By all rights, "Ugly Betty" shouldn't really work.

The new ABC series is an adaptation of a hugely popular telenovela from Colombia, but telling stories in that format is a whole lot different from telling them in a weekly series. Further, the ABC version is a tricky mix of satire, soapy mystery and genuine emotion. Throw off the balance of those elements even a little, and the whole enterprise could come crashing down.

Here's the thing, though: Thanks to smart writing a tremendously winning performance by America Ferrera ("The Sisterhood of the Traveling Pants") in the title role, "Ugly Betty" does work, really well.

The adaptation of the telenovela "Betty La Fea" tells the story of Betty Suarez (Ferrera), who lands a job as the assistant to Daniel Meade (Eric Mabius), the editor of high-end fashion magazine Mode.

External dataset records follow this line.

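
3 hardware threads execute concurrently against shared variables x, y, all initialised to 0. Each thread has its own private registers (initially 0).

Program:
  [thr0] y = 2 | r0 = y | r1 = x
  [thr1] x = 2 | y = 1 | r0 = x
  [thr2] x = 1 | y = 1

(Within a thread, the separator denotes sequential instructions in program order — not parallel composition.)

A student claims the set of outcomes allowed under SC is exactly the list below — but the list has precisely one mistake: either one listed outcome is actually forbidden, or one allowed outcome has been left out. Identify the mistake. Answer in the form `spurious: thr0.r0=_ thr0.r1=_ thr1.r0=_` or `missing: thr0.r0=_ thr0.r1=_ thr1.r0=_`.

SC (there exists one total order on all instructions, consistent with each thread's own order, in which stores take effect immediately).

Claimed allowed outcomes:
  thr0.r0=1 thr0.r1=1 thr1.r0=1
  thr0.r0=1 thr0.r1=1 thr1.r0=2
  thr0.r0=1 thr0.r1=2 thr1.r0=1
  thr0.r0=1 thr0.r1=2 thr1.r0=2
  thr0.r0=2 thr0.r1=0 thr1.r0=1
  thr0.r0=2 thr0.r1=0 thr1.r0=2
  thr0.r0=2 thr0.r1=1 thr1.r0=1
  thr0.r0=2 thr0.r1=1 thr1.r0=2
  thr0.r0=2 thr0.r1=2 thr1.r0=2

outcome vector order: (thr0.r0,thr0.r1,thr1.r0)
[SC] allowed = {(1,1,1), (1,1,2), (1,2,1), (1,2,2), (2,0,1), (2,0,2), (2,1,1), (2,1,2), (2,2,1), (2,2,2)}
SC∖claimed = {(2,2,1)}

missing: thr0.r0=2 thr0.r1=2 thr1.r0=1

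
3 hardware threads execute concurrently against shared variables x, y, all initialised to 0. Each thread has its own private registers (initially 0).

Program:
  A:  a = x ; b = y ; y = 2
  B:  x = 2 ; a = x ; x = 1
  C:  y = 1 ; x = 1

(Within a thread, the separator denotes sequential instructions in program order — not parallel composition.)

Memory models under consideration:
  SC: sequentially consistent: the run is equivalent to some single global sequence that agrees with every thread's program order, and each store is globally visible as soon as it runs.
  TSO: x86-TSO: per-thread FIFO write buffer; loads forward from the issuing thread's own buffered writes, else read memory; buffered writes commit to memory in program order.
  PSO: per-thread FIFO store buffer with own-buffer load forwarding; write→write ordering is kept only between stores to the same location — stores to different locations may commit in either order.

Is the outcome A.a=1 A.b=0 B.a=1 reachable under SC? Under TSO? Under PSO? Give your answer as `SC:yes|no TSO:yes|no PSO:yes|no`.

SC:no TSO:no PSO:yes

outcome vector order: (A.a,A.b,B.a)
SC: 11 outcomes — {0/0/1 0/0/2 0/1/1 0/1/2 1/0/2 1/1/1 1/1/2 2/0/1 2/0/2 2/1/1 2/1/2}
TSO: 11 outcomes — {0/0/1 0/0/2 0/1/1 0/1/2 1/0/2 1/1/1 1/1/2 2/0/1 2/0/2 2/1/1 2/1/2}
PSO: 12 outcomes — {0/0/1 0/0/2 0/1/1 0/1/2 1/0/1 1/0/2 1/1/1 1/1/2 2/0/1 2/0/2 2/1/1 2/1/2}
target 1/0/1 ∈ {PSO}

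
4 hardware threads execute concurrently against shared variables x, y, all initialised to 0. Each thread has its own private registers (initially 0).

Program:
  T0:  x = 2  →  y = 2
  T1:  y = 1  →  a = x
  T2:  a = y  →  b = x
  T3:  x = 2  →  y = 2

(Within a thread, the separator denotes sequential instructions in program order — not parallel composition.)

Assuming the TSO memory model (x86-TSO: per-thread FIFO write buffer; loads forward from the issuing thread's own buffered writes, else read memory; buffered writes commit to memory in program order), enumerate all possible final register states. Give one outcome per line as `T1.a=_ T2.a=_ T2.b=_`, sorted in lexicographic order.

outcome vector order: (T1.a,T2.a,T2.b)
|TSO outcomes| = 10

T1.a=0 T2.a=0 T2.b=0
T1.a=0 T2.a=0 T2.b=2
T1.a=0 T2.a=1 T2.b=0
T1.a=0 T2.a=1 T2.b=2
T1.a=0 T2.a=2 T2.b=2
T1.a=2 T2.a=0 T2.b=0
T1.a=2 T2.a=0 T2.b=2
T1.a=2 T2.a=1 T2.b=0
T1.a=2 T2.a=1 T2.b=2
T1.a=2 T2.a=2 T2.b=2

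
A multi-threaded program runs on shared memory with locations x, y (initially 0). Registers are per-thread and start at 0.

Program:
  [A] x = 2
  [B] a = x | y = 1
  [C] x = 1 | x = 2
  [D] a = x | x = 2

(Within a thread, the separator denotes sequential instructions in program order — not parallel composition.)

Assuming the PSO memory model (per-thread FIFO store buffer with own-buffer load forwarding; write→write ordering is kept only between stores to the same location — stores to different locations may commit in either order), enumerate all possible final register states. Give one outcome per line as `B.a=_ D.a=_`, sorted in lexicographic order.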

She gets the job, though, not because she's smart and creative (which she is), but because Daniel's dad (Alan Dale), the head of the company, figures Betty will break his son of the habit of sleeping with his assistants.

Betty faces instant resentment at work, chiefly from the uber-catty Amanda (Becki Newton), who was angling for the assistant's job (not to mention Daniel himself). You get the sense that her co-workers hate Betty a little for blocking their mad scramble up the career ladder, but more because she's not a size 2 who's up to her poorly styled bangs in debt from shopping at Prada.

Daniel, meanwhile, is dodging knives hurled at his back from the magazine's creative director, Wilhelmina Slater (Vanessa L. Williams, having a lot of fun playing evil), who not unjustifiably thinks she should be the editor. She has a devious plot to undermine the kid and make the magazine her own, but Betty keeps getting in the way.

The show's humor takes a little getting used to -- the pretty people at Mode are unsparingly vicious toward our heroine, who at first appears either too naive or too meek to respond. Ferrera eventually shows Betty to be a lot tougher (and more self-aware) than that, and her belief in herself is inspiring.

The bitchiness of Betty's workplace contrasts with the very sweet scenes set in the Queens home she shares with her family. Her dad (Tony Plana) and sister (Ana Ortiz) worry about the abuse she takes at work, but their pride in Betty shines through. (You can also spot executive producer Salma Hayek in the home scenes, goofing on her own early career by playing an actress in Mr. Suarez's favorite telenovela.)

"Betty's" producers have done a smart thing early on in downplaying the mystery element of the show, which involves the supposedly dead former editor of Mode. She's not, of course, and she's apparently helping Wilhelmina hatch her scheme. That bit of the show doesn't play quite as well as the rest of it.

That could be because Ferrera is off-screen for those scenes. The rest of the cast is strong (Mabius, for one, makes playboy Daniel more nuanced than you might expect), but this is absolutely Ferrera's show. She is hands-down the breakout star of the season, and above even the considerable fun of the rest of the show, she's the reason to watch.